Suffering is relative. People who have experienced a lot tend to feel less when it comes to smaller hardships. It's a matter of acclimation. It's sort of like defining what a "big mountain" is. If you ask someone whose whole life has been on a plain, almost any large hill will seem like a "big mountain." And then you ask sherpas who live in the shadow of Everest and they will have a different response.

by Anonymous 2 years ago

Anyone who ever heard this was dealing with narcissists.

by Anonymous 2 years ago

Can you explain?

by Anonymous 2 years ago

Seneca said we should all wake up and go over all the things that could go wrong in our day so that we won't be disappointed or angry about something going against us. I think that is the idea of mentioning that someone has it worse. There are people that get angry or disappointed by things in life. This comes about because people are being too superficially optimistic. If they had much lower expectations they would be neither angry nor disappointed.

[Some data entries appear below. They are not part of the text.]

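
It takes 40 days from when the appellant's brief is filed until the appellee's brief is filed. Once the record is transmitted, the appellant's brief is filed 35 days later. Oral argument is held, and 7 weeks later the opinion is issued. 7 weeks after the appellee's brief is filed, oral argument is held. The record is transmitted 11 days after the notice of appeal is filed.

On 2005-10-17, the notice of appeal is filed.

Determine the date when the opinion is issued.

2006-04-19

The notice of appeal is filed: Oct 17, 2005.
The record is transmitted: Oct 17, 2005 + 11 days = Oct 28, 2005.
The appellant's brief is filed: Oct 28, 2005 + 35 days = Dec 2, 2005.
The appellee's brief is filed: Dec 2, 2005 + 40 days = Jan 11, 2006.
Oral argument is held: Jan 11, 2006 + 7 weeks = Mar 1, 2006.
The opinion is issued: Mar 1, 2006 + 7 weeks = Apr 19, 2006.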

Keeping life in perspective is one of the toughest things we can do. We might have it in perspective in one sense but there are many ways to keep it in perspective and I think that is why people say things could be worse... to lighten the significance of the event. Let's face it, if someone says that to someone they must think they don't have life in perspective and they are trying to help.

by Anonymous 2 years ago

True. There is akways someone who has it worse, but that doesn't make me feel better.

by Anonymous 2 years ago

Noted. 😭 I'll admit, idk how to console people. I just hug them and tell them it's ok….but sometimes, I'll say "oh well it could be worse, right??" I feel so bad now. I wouldn't like it if someone said that to me…

by Anonymous 2 years ago

Lol don't know how to console people either, I would just recommend that you just listen to their problems, and they say something like 'sorry you're going through that, I hope that things get better for you', that usually works on people. People also get really annoyed if you constantly try to give them advice, so keep that in mind.

by Anonymous 2 years ago

I can't give advice either so I got that down 😂 but thank you. That's much better.

by Anonymous 2 years ago

This isn't an unpopular opinion.

by Anonymous 2 years ago

i never say this. i empathize instead.

by Anonymous 2 years ago

This is a command, not an opinion.

by Anonymous 2 years ago

Duh, that's being dismissive rather than empathetic.

by Anonymous 2 years ago

Your suck doesn't make my suck suck less.